Ходи осматриваясь (Григ) - страница 101

— Я заявляю, — повторил я размеренно, — что не стану отвечать на ваши голословные наветы. Есть у вас заявление банка, покажите. Есть у вас сколько-нибудь убедительные доказательства, арестуйте меня. Но чтобы так, без всякого основания, без соблюдения положенных норм и процедур… В какое время вы живете, полковник? Неужели действительно думаете, что это может сойти с рук? Ведь объясняться придется не только с нашей газетой и не только с нашим цехом. Боюсь, у вас будут очень и очень большие неприятности.
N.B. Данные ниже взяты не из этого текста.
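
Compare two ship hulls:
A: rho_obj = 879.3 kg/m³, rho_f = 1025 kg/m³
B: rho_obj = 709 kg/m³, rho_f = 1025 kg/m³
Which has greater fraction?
fraction(A) = 0.8579, fraction(B) = 0.6917. Answer: A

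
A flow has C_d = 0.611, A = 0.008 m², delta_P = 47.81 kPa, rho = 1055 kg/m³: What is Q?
Formula: Q = C_d A \sqrt{\frac{2 \Delta P}{\rho}}
Q = 0.611·0.008·√(2·(47.81·1000)/1055)·1000 = 46.53 L/s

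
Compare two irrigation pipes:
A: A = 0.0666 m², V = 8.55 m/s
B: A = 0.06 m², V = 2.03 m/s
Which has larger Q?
Q(A) = 569.4 L/s, Q(B) = 121.8 L/s. Answer: A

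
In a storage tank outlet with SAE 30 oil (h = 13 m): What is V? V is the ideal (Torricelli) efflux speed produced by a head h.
Formula: V = \sqrt{2 g h}
V = √(2·9.81·13) = 15.97 m/s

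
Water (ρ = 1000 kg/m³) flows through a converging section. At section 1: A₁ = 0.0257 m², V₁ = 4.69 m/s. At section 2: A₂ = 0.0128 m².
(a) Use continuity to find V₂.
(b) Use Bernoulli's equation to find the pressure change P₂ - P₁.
(a) Continuity: A₁V₁=A₂V₂ -> V₂=A₁V₁/A₂=0.0257*4.69/0.0128=9.42 m/s
(b) Bernoulli: P₂-P₁=0.5*rho*(V₁^2-V₂^2)/1000=0.5*1000*(4.69^2-9.42^2)/1000=-33.37 kPa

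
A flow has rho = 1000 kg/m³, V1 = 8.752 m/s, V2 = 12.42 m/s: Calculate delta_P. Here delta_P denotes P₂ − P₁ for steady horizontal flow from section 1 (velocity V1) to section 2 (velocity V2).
Formula: \Delta P = \frac{1}{2} \rho (V_1^2 - V_2^2)
delta_P = 0.5·1000·(8.752² − 12.42²)/1000 = -38.83 kPa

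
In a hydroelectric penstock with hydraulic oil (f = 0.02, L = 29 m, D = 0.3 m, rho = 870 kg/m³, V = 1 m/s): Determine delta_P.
Formula: \Delta P = f \frac{L}{D} \frac{\rho V^2}{2}
delta_P = 0.02·(29/0.3)·0.5·870·1²/1000 = 0.841 kPa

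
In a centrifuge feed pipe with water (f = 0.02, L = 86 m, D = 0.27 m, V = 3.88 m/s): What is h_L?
Formula: h_L = f \frac{L}{D} \frac{V^2}{2g}
h_L = 0.02·(86/0.27)·3.88²/(2·9.81) = 4.888 m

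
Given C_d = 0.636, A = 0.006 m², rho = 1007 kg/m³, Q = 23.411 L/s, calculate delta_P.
Formula: Q = C_d A \sqrt{\frac{2 \Delta P}{\rho}}
Substituting knowns: 23.411 = 0.636·0.006·√(2·(delta_P·1000)/1007)·1000
Solving for delta_P: delta_P = ((23.411/1000)/(0.636·0.006))²·1007/2/1000 = 18.95 kPa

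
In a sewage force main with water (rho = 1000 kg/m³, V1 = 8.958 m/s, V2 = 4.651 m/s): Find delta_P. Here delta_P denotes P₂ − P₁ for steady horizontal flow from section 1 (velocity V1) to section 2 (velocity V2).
Formula: \Delta P = \frac{1}{2} \rho (V_1^2 - V_2^2)
delta_P = 0.5·1000·(8.958² − 4.651²)/1000 = 29.31 kPa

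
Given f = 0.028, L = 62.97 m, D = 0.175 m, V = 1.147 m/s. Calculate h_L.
Formula: h_L = f \frac{L}{D} \frac{V^2}{2g}
h_L = 0.028·(62.97/0.175)·1.147²/(2·9.81) = 0.6756 m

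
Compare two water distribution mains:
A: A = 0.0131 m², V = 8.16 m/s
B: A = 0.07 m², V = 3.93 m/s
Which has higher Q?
Q(A) = 106.9 L/s, Q(B) = 275.1 L/s. Answer: B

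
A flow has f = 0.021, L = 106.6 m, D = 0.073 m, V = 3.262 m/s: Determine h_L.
Formula: h_L = f \frac{L}{D} \frac{V^2}{2g}
h_L = 0.021·(106.6/0.073)·3.262²/(2·9.81) = 16.63 m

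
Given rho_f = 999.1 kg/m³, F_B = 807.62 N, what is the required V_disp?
Formula: F_B = \rho_f g V_{disp}
Substituting knowns: 807.62 = 999.1·9.81·V_disp
Solving for V_disp: V_disp = 807.62/(999.1·9.81) = 0.0824 m³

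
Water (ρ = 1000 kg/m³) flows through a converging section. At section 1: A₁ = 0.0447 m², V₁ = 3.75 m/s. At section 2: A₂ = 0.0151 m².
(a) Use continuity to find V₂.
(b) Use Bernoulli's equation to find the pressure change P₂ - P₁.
(a) Continuity: A₁V₁=A₂V₂ -> V₂=A₁V₁/A₂=0.0447*3.75/0.0151=11.10 m/s
(b) Bernoulli: P₂-P₁=0.5*rho*(V₁^2-V₂^2)/1000=0.5*1000*(3.75^2-11.10^2)/1000=-54.57 kPa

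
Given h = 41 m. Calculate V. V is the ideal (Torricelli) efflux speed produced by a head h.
Formula: V = \sqrt{2 g h}
V = √(2·9.81·41) = 28.36 m/s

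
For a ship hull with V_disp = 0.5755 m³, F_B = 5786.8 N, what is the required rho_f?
Formula: F_B = \rho_f g V_{disp}
Substituting knowns: 5786.8 = rho_f·9.81·0.5755
Solving for rho_f: rho_f = 5786.8/(9.81·0.5755) = 1025 kg/m³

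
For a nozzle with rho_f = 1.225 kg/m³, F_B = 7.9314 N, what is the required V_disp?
Formula: F_B = \rho_f g V_{disp}
Substituting knowns: 7.9314 = 1.225·9.81·V_disp
Solving for V_disp: V_disp = 7.9314/(1.225·9.81) = 0.66 m³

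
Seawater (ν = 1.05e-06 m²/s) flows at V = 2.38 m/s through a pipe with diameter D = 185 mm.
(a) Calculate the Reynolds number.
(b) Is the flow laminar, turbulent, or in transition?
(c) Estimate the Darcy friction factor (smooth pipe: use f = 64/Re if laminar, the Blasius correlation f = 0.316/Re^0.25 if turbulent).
(a) Re = V·D/ν = 2.38·0.185/1.05e-06 = 419330
(b) Flow regime: turbulent (Re > 4000)
(c) Friction factor: f = 0.316/Re^0.25 = 0.316/419330^0.25 = 0.01242 (Blasius is strictly valid for Re ≲ 1e5; used here as the smooth-pipe estimate the problem specifies)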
Мою филиппику он выслушал молча, не прерывая. Но я наблюдал, как его будто раздувало на глазах. Когда я кончил, в комнате зависло зловещее безмолвие. Затем вдруг громыхнуло: он шваркнул с размаху открытой ладонью по столу — так, что подпрыгнул и жалобно тренькнул телефон.

— Пугаешь, писака? Зубы показываешь, чертов шантажист? — Он нагнулся вперед, тяжело навалился на край стола и обдал меня нескрываемой ненавистью. — Ох и вбил бы я тебе в горло твои острые зубки. — Потом откинулся на спинку, закрыл глаза, отдышался, как после километровой пробежки, и продолжил глухо, но уже без видимого надрыва: — У нас есть все основания обвинять тебя в грязном шантаже. И продержать здесь столько, сколько потребуется. Пока не запоешь соловьем. И пусть вся твоя гоп-компания волками воет. Мы люди привычные.

— Посмотрим, — сказал я и решительно добавил: — Но больше я не произнесу ни слова. Пока рядом не будет нашего редакционного юриста.

— Фу-ты, ну-ты, — скривился полковник, — теперь вот и о правах своих вспомнил. Как тебе это нравится? — Он повел рукой в сторону капитана. — Во они какие, эти журналюги. Как поливать дерьмом — ни в грош ничего не ставят. А за свои вшивые права вся братва глотку готова перегрызть. Ты еще не обделался в штаны, от страха?

— Он и мне грозил, — хохотнул Чубчик, — этими самыми большими неприятностями.

— Ладно, обрыдло все, — в сердцах махнул полковник. — Убери ты его отсюда. От греха подальше.

— Куда его?

— Сунь в «персоналку». Пусть посидит там пока — покумекает о своих правах. Завтра съезжу в прокуратуру, а там и определимся.

Меня водворили в убогий чуланчик в цокольном этаже, прямо под лестницей. Крохотная клетушка, вероятно, предназначалась некогда для хранения разных дворницких причиндалов. Сейчас ее гордо переименовали в «камеру временного содержания» и меблировали прикрепленным скобами к стене узким топчанчиком. Очевидно, меня решили уважить персональным номером-люкс. Воздух был сперт и затхл, как в заброшенном погребе. Окон не имелось, если не считать таковым форточную прорезь в дверях, забранную металлическими прутьями, и небольшой зарешеченный проем под потолком, который, наверное, относился к вентиляционным сооружениям, но явно не справлялся с предписанной ему функцией.